Tapi beberapa orang memilih, 'Biarlah pertengkaran itu terjadi. Karena aku tak mau kehilangan prinsipku. Biarlah dia mengerti bagaimana tegasnya aku dalam berprinsip. Aku yakin, jika dia teman yang baik, dia bisa mengerti keadaanku, memahami posisiku, dan menghargai prinsipku.'

Berbagai penjelasan mungkin diperlukan untuk menciptakan pengertian. Penjelasan yang berbuah perdamaian dan semakin manisnya persahabatan.

Hai, siapa yang betah berlama-lama berdiam dengan temannya? Siapa betah punya masalah dengan temannya? Apalagi jika orang itu sangat berarti untuknya.

Jika aku orang itu, aku jawab, aku tak akan betah di posisi itu. Bukankah lebih baik aku segera meminta maaf dan memberi penjelasan walaupun itu hanya tertulis? Yah, itu caraku.
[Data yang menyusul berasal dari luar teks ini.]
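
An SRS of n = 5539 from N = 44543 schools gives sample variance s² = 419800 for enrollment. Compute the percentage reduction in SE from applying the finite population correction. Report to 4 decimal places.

f = n/N = 5539/44543 = 0.12435175.
SE_no-fpc = √(s²/n) = 8.7057368; SE_fpc = √((1−f)s²/n) = 8.1464871.
Ratio = √(1−f) = 0.93576079. Reduction = 100·(1 − 0.93576079) = 6.4239%.

6.4239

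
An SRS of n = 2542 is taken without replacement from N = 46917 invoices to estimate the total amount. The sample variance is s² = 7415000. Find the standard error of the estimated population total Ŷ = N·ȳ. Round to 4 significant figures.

Var(Ŷ) = N²·Var(ȳ) = N²·(1 − n/N)·s²/n.
f = 2542/46917 = 0.05418079; Var(ȳ) = 0.94581921·7415000/2542 = 2758.9494.
Var(Ŷ) = 46917² · 2758.9494 = 6.0730129 × 10^12.
SE(Ŷ) = √(6.0730129 × 10^12) = 2.464 × 10^6.

2.464 × 10^6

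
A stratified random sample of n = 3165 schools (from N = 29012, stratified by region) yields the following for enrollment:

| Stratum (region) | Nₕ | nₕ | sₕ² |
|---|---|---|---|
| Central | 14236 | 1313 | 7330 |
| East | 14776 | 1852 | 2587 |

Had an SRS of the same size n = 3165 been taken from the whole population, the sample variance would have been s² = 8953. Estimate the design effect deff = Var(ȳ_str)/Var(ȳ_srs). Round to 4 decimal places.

Var(ȳ_str) = Σ Wₕ²(1−fₕ)sₕ²/nₕ with Wₕ = Nₕ/29012:
  Central: (14236/29012)²·(1−1313/14236)·7330/1313 = 1.2202118
  East: (14776/29012)²·(1−1852/14776)·2587/1852 = 0.31692313
  → Var(ȳ_str) = 1.5371349.
Var(ȳ_srs) = (1 − 3165/29012)·8953/3165 = 2.5201555.
deff = 1.5371349 / 2.5201555 = 0.6099.

0.6099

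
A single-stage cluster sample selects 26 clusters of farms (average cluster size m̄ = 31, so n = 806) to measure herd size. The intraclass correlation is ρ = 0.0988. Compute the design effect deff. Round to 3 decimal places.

3.964

deff = 1 + (31 − 1)·0.0988 = 1 + 2.964 = 3.964.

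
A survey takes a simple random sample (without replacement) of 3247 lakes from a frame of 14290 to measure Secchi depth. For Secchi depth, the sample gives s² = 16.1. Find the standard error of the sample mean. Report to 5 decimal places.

Under SRS without replacement, Var(ȳ) = (1 − f)·s²/n with f = n/N = 3247/14290 = 0.22722183.
Var(ȳ) = (1 − 0.22722183)·16.1/3247 = 0.77277817·0.0049584232 = 0.0038317612.
SE(ȳ) = √(0.0038317612) = 0.06190.

0.06190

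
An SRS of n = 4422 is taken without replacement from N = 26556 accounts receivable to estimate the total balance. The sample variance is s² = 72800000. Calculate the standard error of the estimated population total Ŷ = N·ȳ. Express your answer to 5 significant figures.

3.1108 × 10^6

Var(Ŷ) = N²·Var(ȳ) = N²·(1 − n/N)·s²/n.
f = 4422/26556 = 0.16651604; Var(ȳ) = 0.83348396·72800000/4422 = 13721.762.
Var(Ŷ) = 26556² · 13721.762 = 9.6768766 × 10^12.
SE(Ŷ) = √(9.6768766 × 10^12) = 3.1108 × 10^6.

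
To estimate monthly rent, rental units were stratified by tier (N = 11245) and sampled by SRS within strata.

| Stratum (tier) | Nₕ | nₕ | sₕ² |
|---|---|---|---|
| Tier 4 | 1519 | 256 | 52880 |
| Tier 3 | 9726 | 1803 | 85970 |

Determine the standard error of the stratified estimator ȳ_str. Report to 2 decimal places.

5.67

Var(ȳ_str) = Σₕ Wₕ²(1 − fₕ)sₕ²/nₕ with Wₕ = Nₕ/N, N = 11245.
Tier 4: Wₕ = 0.13508226; term = 0.13508226²·(1 − 0.16853193)·52880/256 = 3.1339617.
Tier 3: Wₕ = 0.86491774; term = 0.86491774²·(1 − 0.18537940)·85970/1803 = 29.057363.
Sum = 32.191325.
SE = √(32.191325) = 5.67.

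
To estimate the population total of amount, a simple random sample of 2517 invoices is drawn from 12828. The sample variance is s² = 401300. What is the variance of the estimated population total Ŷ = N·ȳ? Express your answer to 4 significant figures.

2.109 × 10^10

Var(Ŷ) = N²·Var(ȳ) = N²·(1 − n/N)·s²/n.
f = 2517/12828 = 0.19621141; Var(ȳ) = 0.80378859·401300/2517 = 128.15271.
Var(Ŷ) = 12828² · 128.15271 = 2.10885 × 10^10.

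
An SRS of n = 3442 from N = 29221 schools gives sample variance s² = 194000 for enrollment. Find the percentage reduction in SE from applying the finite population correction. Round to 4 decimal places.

6.0741

f = n/N = 3442/29221 = 0.11779200.
SE_no-fpc = √(s²/n) = 7.5075016; SE_fpc = √((1−f)s²/n) = 7.0514905.
Ratio = √(1−f) = 0.93925928. Reduction = 100·(1 − 0.93925928) = 6.0741%.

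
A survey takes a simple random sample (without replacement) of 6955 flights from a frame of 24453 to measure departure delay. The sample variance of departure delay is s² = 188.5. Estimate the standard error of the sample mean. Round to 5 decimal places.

0.13926

Under SRS without replacement, Var(ȳ) = (1 − f)·s²/n with f = n/N = 6955/24453 = 0.28442318.
Var(ȳ) = (1 − 0.28442318)·188.5/6955 = 0.71557682·0.027102804 = 0.019394138.
SE(ȳ) = √(0.019394138) = 0.13926.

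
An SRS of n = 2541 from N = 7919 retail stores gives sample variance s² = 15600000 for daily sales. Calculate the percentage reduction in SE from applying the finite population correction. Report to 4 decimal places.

f = n/N = 2541/7919 = 0.32087385.
SE_no-fpc = √(s²/n) = 78.353782; SE_fpc = √((1−f)s²/n) = 64.570655.
Ratio = √(1−f) = 0.82409111. Reduction = 100·(1 − 0.82409111) = 17.5909%.

17.5909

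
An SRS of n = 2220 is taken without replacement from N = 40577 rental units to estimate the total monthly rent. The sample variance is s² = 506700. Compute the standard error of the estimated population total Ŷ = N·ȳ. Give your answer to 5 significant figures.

596020

Var(Ŷ) = N²·Var(ȳ) = N²·(1 − n/N)·s²/n.
f = 2220/40577 = 0.05471080; Var(ȳ) = 0.94528920·506700/2220 = 215.75587.
Var(Ŷ) = 40577² · 215.75587 = 3.5524051 × 10^11.
SE(Ŷ) = √(3.5524051 × 10^11) = 596020.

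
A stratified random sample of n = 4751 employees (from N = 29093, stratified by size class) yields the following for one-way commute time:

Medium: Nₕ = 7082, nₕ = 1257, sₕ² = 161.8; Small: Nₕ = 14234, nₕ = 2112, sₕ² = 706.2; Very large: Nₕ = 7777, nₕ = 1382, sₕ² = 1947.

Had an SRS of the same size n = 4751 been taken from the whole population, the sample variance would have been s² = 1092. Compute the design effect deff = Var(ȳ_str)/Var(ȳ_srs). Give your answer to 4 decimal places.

Var(ȳ_str) = Σ Wₕ²(1−fₕ)sₕ²/nₕ with Wₕ = Nₕ/29093:
  Medium: (7082/29093)²·(1−1257/7082)·161.8/1257 = 0.0062736181
  Small: (14234/29093)²·(1−2112/14234)·706.2/2112 = 0.068164464
  Very large: (7777/29093)²·(1−1382/7777)·1947/1382 = 0.082781548
  → Var(ȳ_str) = 0.15721963.
Var(ȳ_srs) = (1 − 4751/29093)·1092/4751 = 0.19231155.
deff = 0.15721963 / 0.19231155 = 0.8175.

0.8175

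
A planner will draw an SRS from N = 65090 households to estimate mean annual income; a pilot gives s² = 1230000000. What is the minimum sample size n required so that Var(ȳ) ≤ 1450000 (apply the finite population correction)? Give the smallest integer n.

838

Without fpc, n₀ = s²/D = 1230000000/1450000 = 848.2759.
With fpc, (1 − n/N)·s²/n ≤ D requires n ≥ n₀/(1 + n₀/N) = 848.2759/(1 + 848.2759/65090) = 837.3631.
Rounding up, n = 838.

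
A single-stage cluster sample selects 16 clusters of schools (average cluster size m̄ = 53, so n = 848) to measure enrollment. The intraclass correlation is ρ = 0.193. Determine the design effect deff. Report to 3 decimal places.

deff = 1 + (53 − 1)·0.193 = 1 + 10.036 = 11.036.

11.036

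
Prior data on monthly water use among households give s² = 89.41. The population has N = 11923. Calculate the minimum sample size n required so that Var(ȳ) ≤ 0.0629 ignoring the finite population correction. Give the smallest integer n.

Without fpc, n₀ = s²/D = 89.41/0.0629 = 1421.4626.
Rounding up, n = 1422.

1422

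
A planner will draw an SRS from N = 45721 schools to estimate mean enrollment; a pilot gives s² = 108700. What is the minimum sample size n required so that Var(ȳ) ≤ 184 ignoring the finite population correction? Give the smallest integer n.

591

Without fpc, n₀ = s²/D = 108700/184 = 590.7609.
Rounding up, n = 591.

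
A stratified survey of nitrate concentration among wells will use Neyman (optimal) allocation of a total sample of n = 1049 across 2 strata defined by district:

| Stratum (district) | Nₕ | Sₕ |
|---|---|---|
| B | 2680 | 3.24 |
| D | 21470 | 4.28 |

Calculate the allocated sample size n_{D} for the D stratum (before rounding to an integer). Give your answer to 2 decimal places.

Neyman allocation: nₕ = n·NₕSₕ / Σⱼ NⱼSⱼ.
Σ NⱼSⱼ = 2680·3.24 + 21470·4.28 = 100574.8.
n_{D} = 1049·21470·4.28 / 100574.8 = 958.43.

958.43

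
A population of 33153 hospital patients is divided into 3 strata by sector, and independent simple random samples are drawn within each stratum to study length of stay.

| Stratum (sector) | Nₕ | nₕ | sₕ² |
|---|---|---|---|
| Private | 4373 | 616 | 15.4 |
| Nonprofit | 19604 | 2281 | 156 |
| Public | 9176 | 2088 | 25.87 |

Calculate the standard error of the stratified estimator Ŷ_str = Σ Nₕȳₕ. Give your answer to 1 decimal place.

4943.9

Var(Ŷ_str) = Σₕ Nₕ²(1 − fₕ)sₕ²/nₕ.
Private: 4373²·(1 − 616/4373)·15.4/616 = 410734.03.
Nonprofit: 19604²·(1 − 2281/19604)·156/2281 = 2.3225609 × 10^7.
Public: 9176²·(1 − 2088/9176)·25.87/2088 = 805829.29.
Sum = 2.4442172 × 10^7.
SE = √(2.4442172 × 10^7) = 4943.9.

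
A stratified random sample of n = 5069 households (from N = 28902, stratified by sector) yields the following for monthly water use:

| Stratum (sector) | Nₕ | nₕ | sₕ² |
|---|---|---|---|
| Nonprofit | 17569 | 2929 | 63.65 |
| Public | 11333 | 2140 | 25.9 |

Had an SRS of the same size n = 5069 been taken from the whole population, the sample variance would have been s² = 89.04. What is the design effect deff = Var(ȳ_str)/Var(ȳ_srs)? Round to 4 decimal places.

0.5662

Var(ȳ_str) = Σ Wₕ²(1−fₕ)sₕ²/nₕ with Wₕ = Nₕ/28902:
  Nonprofit: (17569/28902)²·(1−2929/17569)·63.65/2929 = 0.0066913133
  Public: (11333/28902)²·(1−2140/11333)·25.9/2140 = 0.0015094973
  → Var(ȳ_str) = 0.0082008106.
Var(ȳ_srs) = (1 − 5069/28902)·89.04/5069 = 0.014484839.
deff = 0.0082008106 / 0.014484839 = 0.5662.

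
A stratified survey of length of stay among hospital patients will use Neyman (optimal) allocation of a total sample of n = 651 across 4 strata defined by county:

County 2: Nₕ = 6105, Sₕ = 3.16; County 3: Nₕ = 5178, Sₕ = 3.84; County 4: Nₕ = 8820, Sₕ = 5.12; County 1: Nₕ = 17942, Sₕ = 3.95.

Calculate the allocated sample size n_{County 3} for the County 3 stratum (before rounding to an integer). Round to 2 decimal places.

83.40

Neyman allocation: nₕ = n·NₕSₕ / Σⱼ NⱼSⱼ.
Σ NⱼSⱼ = 6105·3.16 + 5178·3.84 + 8820·5.12 + 17942·3.95 = 155204.62.
n_{County 3} = 651·5178·3.84 / 155204.62 = 83.40.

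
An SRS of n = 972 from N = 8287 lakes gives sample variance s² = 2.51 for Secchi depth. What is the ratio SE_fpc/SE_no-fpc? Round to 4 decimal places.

0.9395

f = n/N = 972/8287 = 0.11729214.
SE_no-fpc = √(s²/n) = 0.05081638; SE_fpc = √((1−f)s²/n) = 0.047743277.
Ratio = √(1−f) = 0.93952534.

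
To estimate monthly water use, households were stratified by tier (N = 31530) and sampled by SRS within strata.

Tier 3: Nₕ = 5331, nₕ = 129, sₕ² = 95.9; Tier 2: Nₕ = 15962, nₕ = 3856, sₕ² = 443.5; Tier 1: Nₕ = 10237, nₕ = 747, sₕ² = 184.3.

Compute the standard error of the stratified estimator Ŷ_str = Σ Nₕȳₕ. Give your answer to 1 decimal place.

8173.7

Var(Ŷ_str) = Σₕ Nₕ²(1 − fₕ)sₕ²/nₕ.
Tier 3: 5331²·(1 − 129/5331)·95.9/129 = 2.0616167 × 10^7.
Tier 2: 15962²·(1 − 3856/15962)·443.5/3856 = 2.2225144 × 10^7.
Tier 1: 10237²·(1 − 747/10237)·184.3/747 = 2.3968654 × 10^7.
Sum = 6.6809965 × 10^7.
SE = √(6.6809965 × 10^7) = 8173.7.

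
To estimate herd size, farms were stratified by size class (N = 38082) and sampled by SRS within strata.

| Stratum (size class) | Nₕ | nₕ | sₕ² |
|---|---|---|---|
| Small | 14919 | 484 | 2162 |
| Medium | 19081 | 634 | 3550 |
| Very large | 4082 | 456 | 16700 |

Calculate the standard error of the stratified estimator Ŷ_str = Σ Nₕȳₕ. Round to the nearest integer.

58949

Var(Ŷ_str) = Σₕ Nₕ²(1 − fₕ)sₕ²/nₕ.
Small: 14919²·(1 − 484/14919)·2162/484 = 9.6198174 × 10^8.
Medium: 19081²·(1 − 634/19081)·3550/634 = 1.9709063 × 10^9.
Very large: 4082²·(1 − 456/4082)·16700/456 = 5.4206633 × 10^8.
Sum = 3.4749544 × 10^9.
SE = √(3.4749544 × 10^9) = 58949.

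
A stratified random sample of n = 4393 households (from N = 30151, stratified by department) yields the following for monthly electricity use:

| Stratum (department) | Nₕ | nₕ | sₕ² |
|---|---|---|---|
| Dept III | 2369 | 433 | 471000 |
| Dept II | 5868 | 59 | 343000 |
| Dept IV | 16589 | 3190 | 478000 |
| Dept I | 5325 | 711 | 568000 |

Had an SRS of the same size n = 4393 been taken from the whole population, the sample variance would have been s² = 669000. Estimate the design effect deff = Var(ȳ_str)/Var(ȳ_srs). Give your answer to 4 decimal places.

2.1653

Var(ȳ_str) = Σ Wₕ²(1−fₕ)sₕ²/nₕ with Wₕ = Nₕ/30151:
  Dept III: (2369/30151)²·(1−433/2369)·471000/433 = 5.4878216
  Dept II: (5868/30151)²·(1−59/5868)·343000/59 = 217.98678
  Dept IV: (16589/30151)²·(1−3190/16589)·478000/3190 = 36.637545
  Dept I: (5325/30151)²·(1−711/5325)·568000/711 = 21.590987
  → Var(ȳ_str) = 281.70313.
Var(ȳ_srs) = (1 − 4393/30151)·669000/4393 = 130.09941.
deff = 281.70313 / 130.09941 = 2.1653.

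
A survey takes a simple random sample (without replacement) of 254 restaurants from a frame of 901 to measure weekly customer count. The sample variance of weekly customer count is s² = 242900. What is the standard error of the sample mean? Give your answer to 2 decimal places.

26.21

Under SRS without replacement, Var(ȳ) = (1 − f)·s²/n with f = n/N = 254/901 = 0.28190899.
Var(ȳ) = (1 − 0.28190899)·242900/254 = 0.71809101·956.29921 = 686.70987.
SE(ȳ) = √(686.70987) = 26.21.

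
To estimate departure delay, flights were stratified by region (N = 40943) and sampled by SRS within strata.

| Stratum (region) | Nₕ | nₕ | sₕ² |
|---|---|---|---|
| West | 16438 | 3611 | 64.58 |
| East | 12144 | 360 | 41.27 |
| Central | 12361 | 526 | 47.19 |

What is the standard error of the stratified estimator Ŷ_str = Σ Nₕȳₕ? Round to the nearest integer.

Var(Ŷ_str) = Σₕ Nₕ²(1 − fₕ)sₕ²/nₕ.
West: 16438²·(1 − 3611/16438)·64.58/3611 = 3.7708966 × 10^6.
East: 12144²·(1 − 360/12144)·41.27/360 = 1.6405386 × 10^7.
Central: 12361²·(1 − 526/12361)·47.19/526 = 1.3124601 × 10^7.
Sum = 3.3300884 × 10^7.
SE = √(3.3300884 × 10^7) = 5771.

5771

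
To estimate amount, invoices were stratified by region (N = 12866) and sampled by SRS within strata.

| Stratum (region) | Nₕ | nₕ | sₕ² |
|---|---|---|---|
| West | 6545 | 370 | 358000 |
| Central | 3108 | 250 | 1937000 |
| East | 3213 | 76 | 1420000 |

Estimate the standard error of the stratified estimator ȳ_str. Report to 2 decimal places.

42.30

Var(ȳ_str) = Σₕ Wₕ²(1 − fₕ)sₕ²/nₕ with Wₕ = Nₕ/N, N = 12866.
West: Wₕ = 0.50870511; term = 0.50870511²·(1 − 0.05653170)·358000/370 = 236.23314.
Central: Wₕ = 0.24156692; term = 0.24156692²·(1 − 0.08043758)·1937000/250 = 415.76292.
East: Wₕ = 0.24972797; term = 0.24972797²·(1 − 0.02365391)·1420000/76 = 1137.6611.
Sum = 1789.6572.
SE = √(1789.6572) = 42.30.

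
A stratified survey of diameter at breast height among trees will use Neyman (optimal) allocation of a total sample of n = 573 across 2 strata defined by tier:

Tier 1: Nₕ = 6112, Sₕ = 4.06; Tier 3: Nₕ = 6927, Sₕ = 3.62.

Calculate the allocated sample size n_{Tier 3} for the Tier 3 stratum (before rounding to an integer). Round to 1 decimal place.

Neyman allocation: nₕ = n·NₕSₕ / Σⱼ NⱼSⱼ.
Σ NⱼSⱼ = 6112·4.06 + 6927·3.62 = 49890.46.
n_{Tier 3} = 573·6927·3.62 / 49890.46 = 288.0.

288.0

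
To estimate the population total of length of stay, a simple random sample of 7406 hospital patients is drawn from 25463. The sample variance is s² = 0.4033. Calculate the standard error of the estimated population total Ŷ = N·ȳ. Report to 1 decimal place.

Var(Ŷ) = N²·Var(ȳ) = N²·(1 − n/N)·s²/n.
f = 7406/25463 = 0.29085340; Var(ȳ) = 0.70914660·0.4033/7406 = 3.8617179 × 10^-5.
Var(Ŷ) = 25463² · (3.8617179 × 10^-5) = 25038.003.
SE(Ŷ) = √(25038.003) = 158.2.

158.2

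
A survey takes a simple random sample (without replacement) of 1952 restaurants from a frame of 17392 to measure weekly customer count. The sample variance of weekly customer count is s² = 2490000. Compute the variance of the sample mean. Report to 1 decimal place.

1132.4

Under SRS without replacement, Var(ȳ) = (1 − f)·s²/n with f = n/N = 1952/17392 = 0.11223551.
Var(ȳ) = (1 − 0.11223551)·2490000/1952 = 0.88776449·1275.6148 = 1132.4455.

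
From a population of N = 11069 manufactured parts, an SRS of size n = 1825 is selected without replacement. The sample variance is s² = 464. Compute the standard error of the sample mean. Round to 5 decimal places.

0.46079

Under SRS without replacement, Var(ȳ) = (1 − f)·s²/n with f = n/N = 1825/11069 = 0.16487488.
Var(ȳ) = (1 − 0.16487488)·464/1825 = 0.83512512·0.25424658 = 0.2123277.
SE(ȳ) = √(0.2123277) = 0.46079.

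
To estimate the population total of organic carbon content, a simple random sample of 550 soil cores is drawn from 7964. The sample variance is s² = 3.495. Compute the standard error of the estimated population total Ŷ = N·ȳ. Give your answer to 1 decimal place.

612.5

Var(Ŷ) = N²·Var(ȳ) = N²·(1 − n/N)·s²/n.
f = 550/7964 = 0.06906077; Var(ȳ) = 0.93093923·3.495/550 = 0.0059156956.
Var(Ŷ) = 7964² · 0.0059156956 = 375204.74.
SE(Ŷ) = √(375204.74) = 612.5.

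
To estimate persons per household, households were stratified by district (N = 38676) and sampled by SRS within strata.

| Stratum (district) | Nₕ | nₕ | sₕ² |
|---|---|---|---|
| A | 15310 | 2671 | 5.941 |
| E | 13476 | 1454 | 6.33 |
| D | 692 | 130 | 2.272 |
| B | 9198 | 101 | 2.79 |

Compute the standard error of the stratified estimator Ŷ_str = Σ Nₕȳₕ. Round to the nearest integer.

1858

Var(Ŷ_str) = Σₕ Nₕ²(1 − fₕ)sₕ²/nₕ.
A: 15310²·(1 − 2671/15310)·5.941/2671 = 430401.29.
E: 13476²·(1 − 1454/13476)·6.33/1454 = 705305.11.
D: 692²·(1 − 130/692)·2.272/130 = 6796.8453.
B: 9198²·(1 − 101/9198)·2.79/101 = 2.3113964 × 10^6.
Sum = 3.4538996 × 10^6.
SE = √(3.4538996 × 10^6) = 1858.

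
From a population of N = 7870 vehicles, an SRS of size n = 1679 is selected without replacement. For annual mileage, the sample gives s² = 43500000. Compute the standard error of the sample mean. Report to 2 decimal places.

Under SRS without replacement, Var(ȳ) = (1 − f)·s²/n with f = n/N = 1679/7870 = 0.21334180.
Var(ȳ) = (1 − 0.21334180)·43500000/1679 = 0.78665820·25908.279 = 20380.96.
SE(ȳ) = √(20380.96) = 142.76.

142.76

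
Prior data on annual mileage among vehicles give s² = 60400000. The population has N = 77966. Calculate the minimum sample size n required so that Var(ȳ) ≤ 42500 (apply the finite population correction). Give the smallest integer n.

1396

Without fpc, n₀ = s²/D = 60400000/42500 = 1421.1765.
With fpc, (1 − n/N)·s²/n ≤ D requires n ≥ n₀/(1 + n₀/N) = 1421.1765/(1 + 1421.1765/77966) = 1395.7348.
Rounding up, n = 1396.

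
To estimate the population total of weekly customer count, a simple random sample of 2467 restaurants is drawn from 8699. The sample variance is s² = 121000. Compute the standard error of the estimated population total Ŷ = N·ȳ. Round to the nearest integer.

51565

Var(Ŷ) = N²·Var(ȳ) = N²·(1 − n/N)·s²/n.
f = 2467/8699 = 0.28359582; Var(ȳ) = 0.71640418·121000/2467 = 35.137781.
Var(Ŷ) = 8699² · 35.137781 = 2.6589673 × 10^9.
SE(Ŷ) = √(2.6589673 × 10^9) = 51565.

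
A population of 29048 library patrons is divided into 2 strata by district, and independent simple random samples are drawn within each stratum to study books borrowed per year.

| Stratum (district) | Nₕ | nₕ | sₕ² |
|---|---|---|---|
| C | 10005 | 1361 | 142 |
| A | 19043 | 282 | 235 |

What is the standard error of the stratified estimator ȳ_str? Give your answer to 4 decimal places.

Var(ȳ_str) = Σₕ Wₕ²(1 − fₕ)sₕ²/nₕ with Wₕ = Nₕ/N, N = 29048.
C: Wₕ = 0.34442991; term = 0.34442991²·(1 − 0.13603198)·142/1361 = 0.010693739.
A: Wₕ = 0.65557009; term = 0.65557009²·(1 − 0.01480859)·235/282 = 0.35283985.
Sum = 0.36353359.
SE = √(0.36353359) = 0.6029.

0.6029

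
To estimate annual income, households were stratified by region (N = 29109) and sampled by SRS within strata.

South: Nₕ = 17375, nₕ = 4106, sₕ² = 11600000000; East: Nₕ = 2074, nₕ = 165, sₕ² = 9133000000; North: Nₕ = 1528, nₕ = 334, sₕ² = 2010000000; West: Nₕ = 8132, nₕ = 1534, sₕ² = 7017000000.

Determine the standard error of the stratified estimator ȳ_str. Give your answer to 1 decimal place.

Var(ȳ_str) = Σₕ Wₕ²(1 − fₕ)sₕ²/nₕ with Wₕ = Nₕ/N, N = 29109.
South: Wₕ = 0.59689443; term = 0.59689443²·(1 − 0.23631655)·11600000000/4106 = 768683.36.
East: Wₕ = 0.07124944; term = 0.07124944²·(1 − 0.07955641)·9133000000/165 = 258636.39.
North: Wₕ = 0.05249236; term = 0.05249236²·(1 − 0.21858639)·2010000000/334 = 12957.544.
West: Wₕ = 0.27936377; term = 0.27936377²·(1 − 0.18863748)·7017000000/1534 = 289655.13.
Sum = 1.3299324 × 10^6.
SE = √(1.3299324 × 10^6) = 1153.2.

1153.2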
Menghargai pertemanan itu indah. Jangan biarkan pertemanan itu rusak karena hal hal yang tidak seharusnya menjadi permasalahan. Semua masalah pasti ada jalannya. :)

Terima kasih teman  :) semuanya pasti akan lebih baik atas izinNya, bukan?

RENUNGAN :)

Hai, teman temaaan. Akhirnya aku berkesempatan nengok blog ini lagi. Akhiryaaa. Kali ini mungkin aku lebih membahas tentang beberapa renungan yang aku pikirkan beberapa hari ke belakang.
Cerita fakta mungkin. Beberapa teman pasti bisa nebak ini tokohnya siapa aja. Hoho. Yuuk mulai
Suatu hari di kota Yogyakarta usai melaksanakan berbagai macam ujian. Sebut saja dia Alfa. Alfa dan teman-temannya sedang berbincang membahas suatu hal.

B: Fa, kok aku takut ya sekolah di jakarta lagi. Gak bisa bayangin gimana pergaulannya nanti.

A: Hehe. Aku juga gak pernah punya pikiran mau ke sana.  Pernah sih mikir, tapi aku langsung hapus jauh jauh.  Abisnya aku takut ntar aku jadi macem macem

C: Eh, iyasih. Tapi tergantung kitanya juga kan. Kalau orang yang kaya Teta mah insya Allah bisa jaga diri dan tetep istiqamah. Semua kembali ke diri kita sendiri kan? Harusnya orang kaya Alfa bisa tau, Fa. Asal kamu tetep istiqamah

A: Iya. Harusnya. Tapi, tiga tahun ini aja aku udah banyak berubah.

C: iyasih. Mana jilbab panjang kamu, mana antengnya kamu, mana kamu yang duluuu. Manaaa faa? Aduh jadi alay gini. Hoho

A: iyatuh alay banget tau. Tapi emang sih. Aku ngerasa berubah. Tiga tahun itu banyak merubah aku. Makasih ya pandangan kamu tentang aku. Tinggal akunya nih. Hehe

Tiga tahun memang tidak singkat, tapi juga tidak lama. Mengalami masa tiga tahun tanpa prinsip itu bukanlah hal yang mudah. Bahkan orang yang sudah berprinsip pun terkadang bisa berubah hanya karena hal yang remeh temeh. Tanpa didasari keinginan untuk kuat dan teguh berpegang prinsip, terkadang manusia memainkan logika berpikirnya dan melakukan hal -hal yang dianggapnya tidak melanggar prinsipnya. Padahal, setahun dua tahun yang akan datang dia sadar dia pasti akan menyesali perbuatannya. Karena sesungguhnya hal yang dianggapnya remeh dan kecil itu menjadi titik balik bagi dirinya sendiri.

Membentengi diri dengan tetap pada prinsip mungkin hal yang tidak gampang, namun kita pasti bisa merasakan hasilnya kelak dengan hasil yang memuaskan. Semua akan indah pada waktunya. Yakinlah.

Berprinsiplah dengan prinsip yang kau yakini benar. Berprinsiplah sesuai yang telah diperintahkanNya pada kita semua. Berprinsiplah sesuai dengan syariatNya. Ikuti hati nuranimu. Karena hati tak akan salah memilih jika Allah menghendaki kita berada tetap pada jalanNya.

Jangan menukar prinsip yang telah kita persiapkan jauh-jauh hari dengan hal yang terlihat menyenangkan namun fana. Jangan menukar prinsip dengan hal yang bisa merusak ketaatan padaNya.